A TLS termination proxy (or SSL termination proxy, or SSL offloading) is a proxy server that acts as an intermediary point between client and server applications, and is used to terminate and/or establish TLS (or DTLS) tunnels by decrypting and/or encrypting communications. This is different to TLS pass-through proxies that forward encrypted (D)TLS traffic between clients and servers without terminating the tunnel.

Uses

TLS termination proxies can be used to:
 secure plaintext communications over untrusted networks by tunnelling them in (D)TLS,
 allow inspection of encrypted traffic by an intrusion detection system to detect and block malicious activities,
 allow network surveillance and analysis of encrypted traffic,
 enable otherwise unsupported integration with other applications that provide additional capabilities such as content filtering or Hardware security module,
 enable (D)TLS protocol versions, extensions, or capabilities (e.g. OCSP stapling, ALPN, DANE, CT validation, etc.) unsupported by client or server applications to enhance their compatibility and/or security,
 work around buggy/insecure (D)TLS implementations in client or server applications to improve their compatibility and/or security,
 provide additional certificate-based authentication unsupported by server and/or client applications or protocols,
 provide an additional defence-in-depth layer for centralised control and consistent management of (D)TLS configuration and associated security policies, and
 reduce the load on the main servers by offloading the cryptographic processing to another machine.

Types

TLS termination proxies can provide three connectivity patterns:
 TLS Offloading of inbound encrypted (D)TLS connection from a client and forwarding communications over a plain text connection to the server.
 TLS Encryption of inbound plaintext connection from a client and forwarding communications over an encrypted (D)TLS connection to the server.
 TLS Bridging of two encrypted (D)TLS connections to allow inspection and filtering of encrypted traffic by decrypting inbound (D)TLS connection from a client and re-encrypting it with another (D)TLS connection to the server.
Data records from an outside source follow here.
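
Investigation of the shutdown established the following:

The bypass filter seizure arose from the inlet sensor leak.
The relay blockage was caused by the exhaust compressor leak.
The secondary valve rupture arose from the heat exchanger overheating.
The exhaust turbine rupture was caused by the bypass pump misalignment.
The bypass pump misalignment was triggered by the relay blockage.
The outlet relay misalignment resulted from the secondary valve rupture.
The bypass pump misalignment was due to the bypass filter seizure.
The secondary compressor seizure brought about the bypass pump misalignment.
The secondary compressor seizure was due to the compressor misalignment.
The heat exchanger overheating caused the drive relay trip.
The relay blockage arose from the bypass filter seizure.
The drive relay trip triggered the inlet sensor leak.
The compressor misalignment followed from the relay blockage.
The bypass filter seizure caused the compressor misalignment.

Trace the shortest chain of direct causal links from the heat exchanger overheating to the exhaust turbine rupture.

the heat exchanger overheating → the drive relay trip
the drive relay trip → the inlet sensor leak
the inlet sensor leak → the bypass filter seizure
the bypass filter seizure → the bypass pump misalignment
the bypass pump misalignment → the exhaust turbine rupture
Length: 5 steps.

the heat exchanger overheating → the drive relay trip → the inlet sensor leak → the bypass filter seizure → the bypass pump misalignment → the exhaust turbine rupture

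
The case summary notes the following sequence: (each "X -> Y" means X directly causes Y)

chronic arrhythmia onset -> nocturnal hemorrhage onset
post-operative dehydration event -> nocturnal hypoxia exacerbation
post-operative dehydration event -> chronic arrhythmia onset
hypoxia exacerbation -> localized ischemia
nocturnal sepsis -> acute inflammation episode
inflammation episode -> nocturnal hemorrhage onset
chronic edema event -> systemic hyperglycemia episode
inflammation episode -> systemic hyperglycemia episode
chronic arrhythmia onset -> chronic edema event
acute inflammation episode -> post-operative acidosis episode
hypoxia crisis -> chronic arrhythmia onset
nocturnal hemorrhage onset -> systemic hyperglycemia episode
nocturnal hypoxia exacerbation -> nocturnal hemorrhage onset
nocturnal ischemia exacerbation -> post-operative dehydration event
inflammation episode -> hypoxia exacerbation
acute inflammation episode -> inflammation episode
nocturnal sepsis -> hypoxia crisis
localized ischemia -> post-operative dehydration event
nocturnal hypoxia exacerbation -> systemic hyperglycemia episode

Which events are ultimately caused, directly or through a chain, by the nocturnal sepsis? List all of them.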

Combining a TLS Encrypting proxy in front of a client with a TLS Offloading proxy in front of a server, can allow (D)TLS encryption and authentication for protocols and applications that don't otherwise support it, with two proxies maintaining a secure (D)TLS tunnel over untrusted network segments between client and server.

A proxy used by clients as an intermediary gateway for all outbound connections is typically called a Forward proxy, while a proxy used by servers as an intermediary gateway for all inbound connections is typically called a Reverse proxy. Forward TLS bridging proxies that allow intrusion detection system to analyse all client traffic are typically marketed as "SSL Forward Proxy".
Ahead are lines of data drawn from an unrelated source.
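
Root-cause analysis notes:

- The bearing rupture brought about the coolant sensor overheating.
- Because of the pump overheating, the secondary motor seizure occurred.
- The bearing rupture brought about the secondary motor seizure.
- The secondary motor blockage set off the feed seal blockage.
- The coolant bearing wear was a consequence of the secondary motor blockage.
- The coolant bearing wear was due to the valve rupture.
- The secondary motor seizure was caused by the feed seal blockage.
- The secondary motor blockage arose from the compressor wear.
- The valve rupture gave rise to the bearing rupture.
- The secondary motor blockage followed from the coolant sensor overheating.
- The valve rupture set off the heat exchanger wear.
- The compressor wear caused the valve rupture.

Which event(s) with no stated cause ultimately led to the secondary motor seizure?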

TLS Offloading and TLS Bridging proxies typically need to authenticate themselves to clients with a digital certificate using either PKIX or DANE authentication. Usually the server operator supplies to its reverse proxy a valid certificate for use during (D)TLS handshake with clients. A forward proxy operator, however would need to create their own private CA, install it into the trust store of all clients and have the proxy generate a new certificate signed by the private CA in real time for each server that a client tries to connect to.
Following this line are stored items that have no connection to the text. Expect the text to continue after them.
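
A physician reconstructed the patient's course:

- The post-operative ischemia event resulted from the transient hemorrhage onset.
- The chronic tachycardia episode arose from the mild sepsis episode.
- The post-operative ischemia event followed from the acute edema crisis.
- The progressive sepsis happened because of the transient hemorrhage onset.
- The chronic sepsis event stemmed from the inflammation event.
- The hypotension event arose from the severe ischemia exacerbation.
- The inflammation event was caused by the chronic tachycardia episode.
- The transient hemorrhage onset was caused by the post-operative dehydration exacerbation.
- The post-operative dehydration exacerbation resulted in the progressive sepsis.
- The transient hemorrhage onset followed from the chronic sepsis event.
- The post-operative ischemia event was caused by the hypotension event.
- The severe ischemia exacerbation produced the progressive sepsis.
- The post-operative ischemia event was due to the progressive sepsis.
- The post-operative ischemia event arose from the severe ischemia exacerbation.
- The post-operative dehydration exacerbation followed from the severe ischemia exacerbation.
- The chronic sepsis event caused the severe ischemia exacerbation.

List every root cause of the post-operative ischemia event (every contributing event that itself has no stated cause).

Tracing upstream from the post-operative ischemia event: the post-operative ischemia event ← the acute edema crisis.
A separate upstream branch: the post-operative ischemia event ← the severe ischemia exacerbation ← the chronic sepsis event ← the inflammation event ← the chronic tachycardia episode ← the mild sepsis episode.
Each of those chain origins has no stated cause.

the acute edema crisis, the mild sepsis episode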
When network traffic between client and server is routed via a proxy, it can operate in transparent mode by using the client's IP address instead of its own when connecting to the server and using the server's IP address when responding to the client. If a Transparent TLS Bridging Proxy has a valid server certificate, neither client nor server would be able to detect the proxy presence. An adversary that has compromised the private key of the server's digital certificate or is able to use a compromised/coerced PKIX CAs to issue a new valid certificate for the server, could perform a man-in-the-middle attack by routing TLS traffic between client and server through a Transparent TLS Bridging Proxy and would have the ability to copy decrypted communications, including logon credentials, and modify content of communications on the fly without being detected.